If we are hoping that our young people will grow up to function effectively in a democratic society, why do we train them within an autocratic institution for the duration of their formative years? We know that public education was developed to create a docile and semi-skilled workforce to serve the industrial revolution, why hasn't it changed along with the changes in our society and the demands of an ever-quickening dynamic workplace?

When we look at the most essential aspect of any school, you have to start with the students. Without them, you have no school, no matter how many buildings or multi-media classrooms or student-laptops or administrators you have. Without students, you have nothing.

So why do we ignore their input when we make decisions that will affect them for the rest of their lives? Is it because we don't trust them to make decisions for themselves? What does this, in turn, say about us and our ideas of a democracy?

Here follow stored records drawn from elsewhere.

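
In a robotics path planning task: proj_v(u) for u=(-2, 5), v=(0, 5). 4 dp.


u.v = 25, |v| = sqrt(25) = 5
Scalar projection = u.v / |v| = 25 / sqrt(25) = 5

5


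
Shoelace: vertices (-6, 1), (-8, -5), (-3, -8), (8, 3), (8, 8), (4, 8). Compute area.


Shoelace sum: ((-6)*(-5) - (-8)*1) + ((-8)*(-8) - (-3)*(-5)) + ((-3)*3 - 8*(-8)) + (8*8 - 8*3) + (8*8 - 4*8) + (4*1 - (-6)*8)
= 266
Area = |266|/2 = 133

133


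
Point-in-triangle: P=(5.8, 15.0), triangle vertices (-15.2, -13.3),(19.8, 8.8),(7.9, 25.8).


Cross products: AB x AP = 526.4, BC x BP = 164.22, CA x CP = 167.37
All same sign? yes

Yes, inside


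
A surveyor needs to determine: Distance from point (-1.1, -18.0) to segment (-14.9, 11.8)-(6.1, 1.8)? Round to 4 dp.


Project P onto AB: t = 1 (clamped to [0,1])
Closest point on segment: (6.1, 1.8)
Distance: 21.0685

21.0685


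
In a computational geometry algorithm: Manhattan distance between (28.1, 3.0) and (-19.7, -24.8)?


|28.1-(-19.7)| + |3-(-24.8)| = 47.8 + 27.8 = 75.6

75.6


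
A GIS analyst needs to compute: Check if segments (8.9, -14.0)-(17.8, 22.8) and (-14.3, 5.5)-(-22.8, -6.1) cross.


Cross products: d1=434.87, d2=225.31, d3=1027.31, d4=1236.87
d1*d2 < 0 and d3*d4 < 0? no

No, they don't intersect


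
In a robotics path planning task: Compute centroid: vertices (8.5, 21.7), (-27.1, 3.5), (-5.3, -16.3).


Centroid = ((x_A+x_B+x_C)/3, (y_A+y_B+y_C)/3)
= ((8.5+(-27.1)+(-5.3))/3, (21.7+3.5+(-16.3))/3)
= (-7.9667, 2.9667)

(-7.9667, 2.9667)


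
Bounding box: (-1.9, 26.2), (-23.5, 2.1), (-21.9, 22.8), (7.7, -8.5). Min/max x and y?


x range: [-23.5, 7.7]
y range: [-8.5, 26.2]
Bounding box: (-23.5,-8.5) to (7.7,26.2)

(-23.5,-8.5) to (7.7,26.2)


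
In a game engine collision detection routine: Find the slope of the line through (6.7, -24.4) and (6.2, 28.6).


slope = (y2-y1)/(x2-x1) = (28.6-(-24.4))/(6.2-6.7) = 53/(-0.5) = -106

-106


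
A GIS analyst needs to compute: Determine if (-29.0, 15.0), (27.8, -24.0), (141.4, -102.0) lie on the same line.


Cross product: (27.8-(-29))*((-102)-15) - ((-24)-15)*(141.4-(-29))
= 0

Yes, collinear


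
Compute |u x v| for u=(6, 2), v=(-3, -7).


|u x v| = |6*(-7) - 2*(-3)|
= |(-42) - (-6)| = 36

36


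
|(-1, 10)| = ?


|u| = sqrt((-1)^2 + 10^2) = sqrt(101) = 10.0499

10.0499


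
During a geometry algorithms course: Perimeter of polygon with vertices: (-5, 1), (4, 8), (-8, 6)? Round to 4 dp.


Sides: (-5, 1)->(4, 8): sqrt(130) = 11.401754, (4, 8)->(-8, 6): sqrt(148) = 12.165525, (-8, 6)->(-5, 1): sqrt(34) = 5.830952
Sum = 29.398231
Perimeter = 29.3982

29.3982


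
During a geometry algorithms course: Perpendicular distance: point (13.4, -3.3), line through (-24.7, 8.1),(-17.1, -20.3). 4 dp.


|cross product| = 995.4
|line direction| = sqrt(864.32) = 29.3993
Distance = 995.4/sqrt(864.32) = 33.8579

33.8579


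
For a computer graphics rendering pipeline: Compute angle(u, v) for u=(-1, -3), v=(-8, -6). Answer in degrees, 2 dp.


u.v = 26, |u| = sqrt(10) = 3.1623, |v| = sqrt(100) = 10
cos(theta) = u.v/(|u||v|) = 26/sqrt(1000) = 0.822192
theta = acos(0.822192) = 34.7 degrees

34.7 degrees


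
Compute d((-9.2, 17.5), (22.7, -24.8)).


dx=31.9, dy=-42.3
d^2 = 31.9^2 + (-42.3)^2 = 2806.9
d = sqrt(2806.9) = 52.9802

52.9802


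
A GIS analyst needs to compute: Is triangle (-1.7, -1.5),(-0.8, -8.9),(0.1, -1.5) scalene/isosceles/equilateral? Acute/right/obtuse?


Side lengths squared: AB^2=55.57, BC^2=55.57, CA^2=3.24
Sorted: [3.24, 55.57, 55.57]
By sides: Isosceles, By angles: Acute

Isosceles, Acute


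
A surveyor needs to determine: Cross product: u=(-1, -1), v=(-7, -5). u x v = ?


u x v = u_x*v_y - u_y*v_x = (-1)*(-5) - (-1)*(-7)
= 5 - 7 = -2

-2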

Should we revise the Gettysburg Address to read by the people that we trust because they are sufficiently advanced in age or have an outlook we agree with, etc., for the people but not the people who are small or young or lacking in political savvy or influence, and of the people who have the requisite diploma signifying that they are capable, though we cannot verify it in any real sense because of the vagaries of different schools, teachers and grading systems, of making decisions we deem to be appropriate?

Until we fundamentally change the basis on which we build our educational systems, we will continue to damage the long-term outlook for our children and thereby our own future. Until we grant school children the respect and voice they deserve, we will continue to demonstrate to them that our democracy is a fallacy, a front that we put on for show and then hide whenever real decisions must be made.